Fig.1. Conformation transformation of Cyclohexane compounds
The stability of cyclohexane is stronger than cyclopropane or cyclobutane and approximate with cyclopentane. Original cyclohexanes are almost not water-soluble, owing to the six-membered rings do not possess polar groups to support the solubility in water but promote the solubility in nonpolar solvent. The light structure of the carbocyclic ring gives cyclohexane a low boiling point and melting point, thus they are commonly presented as colorless liquid. It is noteworthy that cyclohexanes are flammable and slightly toxic, thus every care should be taken during storage and use. It is well known that cyclohexane has been utilized in organic solvents, chemical and biologic research, synthetic raw material and pharmacological studies.
Solvents: Due to the absence of any polar group, cyclohexane can be compatible with many nonpolar substances. Besides, colorless cyclohexane contributes to the observation of reaction phenomena. Therefore, cyclohexanes have been widely used in related fields, they are generally utilized as solvent for rubber, paints, varnishes, and as diluent for adhesives or oil extractants.
Organic synthesis: Because of the existence of ring tension, cyclohexane can be converted to a series of chemical products via oxidation reaction. For instance, adipic acid and hexanediamine that constitute commercial Nylon can be produced from cyclohexane. Besides, cyclohexanes are also used as raw materials for the manufacture of cyclohexanol, cyclohexanone and caprolactam (Fig 2).
Fig.2. Catalytic cyclohexane oxidations (Catalysts 2020, 10, 2, 1-32.)
Medicine: Cyclohexane compounds are widespread in natural drug molecules and alkaloids (Fig 3).

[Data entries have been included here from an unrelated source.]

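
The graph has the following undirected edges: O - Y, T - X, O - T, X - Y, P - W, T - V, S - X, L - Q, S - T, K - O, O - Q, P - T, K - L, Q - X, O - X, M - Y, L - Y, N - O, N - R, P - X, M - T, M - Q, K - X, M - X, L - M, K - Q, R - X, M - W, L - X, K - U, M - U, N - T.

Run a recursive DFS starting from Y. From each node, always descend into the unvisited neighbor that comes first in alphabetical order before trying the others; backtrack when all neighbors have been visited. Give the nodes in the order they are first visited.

Visit Y
Y → L
L → K
K → O
O → N
N → R
R → X
X → M
M → Q
M → T
T → P
P → W
T → S
T → V
M → U

Y, L, K, O, N, R, X, M, Q, T, P, W, S, V, U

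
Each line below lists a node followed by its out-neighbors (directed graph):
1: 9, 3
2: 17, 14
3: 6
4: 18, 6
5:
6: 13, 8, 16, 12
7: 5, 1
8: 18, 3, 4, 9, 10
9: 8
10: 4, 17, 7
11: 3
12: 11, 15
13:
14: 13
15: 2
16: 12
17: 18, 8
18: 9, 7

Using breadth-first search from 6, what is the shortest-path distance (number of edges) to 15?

2

Level 0: 6
Level 1: 8, 12, 13, 16
Level 2: 3, 4, 9, 10, 11, 15, 18
Level 3: 2, 7, 17
Level 4: 1, 5, 14
15 first appears at level 2.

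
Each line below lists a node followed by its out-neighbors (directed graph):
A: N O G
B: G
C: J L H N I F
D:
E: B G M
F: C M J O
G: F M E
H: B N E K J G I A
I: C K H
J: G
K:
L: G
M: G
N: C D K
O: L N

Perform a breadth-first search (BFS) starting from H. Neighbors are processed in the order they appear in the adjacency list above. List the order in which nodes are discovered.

Visit H; enqueue B, N, E, K, J, G, I, A → queue [B, N, E, K, J, G, I, A]
Visit B → queue [N, E, K, J, G, I, A]
Visit N; enqueue C, D → queue [E, K, J, G, I, A, C, D]
Visit E; enqueue M → queue [K, J, G, I, A, C, D, M]
Visit K → queue [J, G, I, A, C, D, M]
Visit J → queue [G, I, A, C, D, M]
Visit G; enqueue F → queue [I, A, C, D, M, F]
Visit I → queue [A, C, D, M, F]
Visit A; enqueue O → queue [C, D, M, F, O]
Visit C; enqueue L → queue [D, M, F, O, L]
Visit D → queue [M, F, O, L]
Visit M → queue [F, O, L]
Visit F → queue [O, L]
Visit O → queue [L]
Visit L → queue []

H, B, N, E, K, J, G, I, A, C, D, M, F, O, L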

Their derivatives are usually used to prepare medicinal precursors, which possess remarkable pharmacological and physiological activities, such as antibacterial, anticonvulsant, anti-tumor and anti-inflammatory behavior, etc. The bioactivity and solubility of the cyclohexane derivatives can be adjusted by modifying different functional groups to achieve optimal effect.
Fig.3. Representative natural alkaloids with the cyclohexane framework (Journal of Natural Medicines 2008, 62, 1-33.)